Book Reviews2 Is the US on the verge of becoming a country of many saints?

null null/ EWTN Publishing

With a growing number of causes of canonization finding their way to the Holy See, the United States could become one of the countries with the largest number of saints canonized in the 21st century.

In his latest book for EWTN Publishing, They Might Be Saints: On the Path to Sainthood in America, Michael O’Neill provides a fascinating snapshot of the heroism, diversity and fascinating stories of a group of men and women that will see their names in parishes, charities and new ministries in the US and maybe around the world.

O’Neill, an EWTN Radio and television host, is the creator of the popular miracle-tracking website, and his EWTN docuseries "They Might Be Saints" follows on the lives of future American saints and the search for canonization miracles.

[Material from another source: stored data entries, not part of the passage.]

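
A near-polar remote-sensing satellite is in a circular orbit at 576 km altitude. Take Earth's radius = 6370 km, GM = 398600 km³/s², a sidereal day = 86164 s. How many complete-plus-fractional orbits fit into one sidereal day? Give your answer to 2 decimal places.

Semi-major axis a = 6370 + 576 = 6946 km. Period T = 2π√(a³/μ) = 2π√(6946³/398600) = 5761.2 s = 96.02 min.
Orbits per sidereal day = 86164 / 5761.2 = 14.956.

14.96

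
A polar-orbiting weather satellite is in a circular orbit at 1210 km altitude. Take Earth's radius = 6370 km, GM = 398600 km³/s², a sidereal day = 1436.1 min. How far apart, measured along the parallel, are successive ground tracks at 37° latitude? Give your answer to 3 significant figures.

Semi-major axis a = 6370 + 1210 = 7580 km. Period T = 2π√(a³/μ) = 2π√(7580³/398600) = 6567.7 s = 109.46 min.
Node shift per orbit = (6567.7/86166) × 360° = 27.44°.
Equatorial spacing = 27.44 × 111.2 km/° = 3051 km.
At 37° latitude, spacing = 3051 × cos(37°) = 2436 km.

2440 km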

In this book, O’Neill presents 24 American “blesseds” and “venerables,” whose causes for canonization are already underway.

As the publisher explains, in the book "you will meet young Europeans who gave up secure lives for the wilderness of America – knowing they would never see their families again; you will meet the husband and wife who, despite being slaves, showed remarkable charity to their so-called 'owners'; and you will explore the miraculously productive life of Knights of Columbus founder Fr. Michael McGivney, who died at the age of 38, as well as the 23-year-old explorer priest who covered 200,000 square miles, heard Confessions for up to 14 hours at a stretch, ate prairie rats when necessary – and founded 30 parishes."

The book also includes the lives and times of Bishop Fulton J. Sheen, America’s first TV evangelist; Pierre Toussaint, once a slave, then an entrepreneur devoted to the poor; Henriette DeLille, the remarkable “Saint of New Orleans,” Fr. Augustus Tolton, the nation’s first black priest; Cornelia Connelly, whose children were stolen from her because of her conversion; Fr. Patrick Peyton, “the Rosary Priest” of Hollywood; and Frederic Baraga, missionary and first Bishop of Marquette.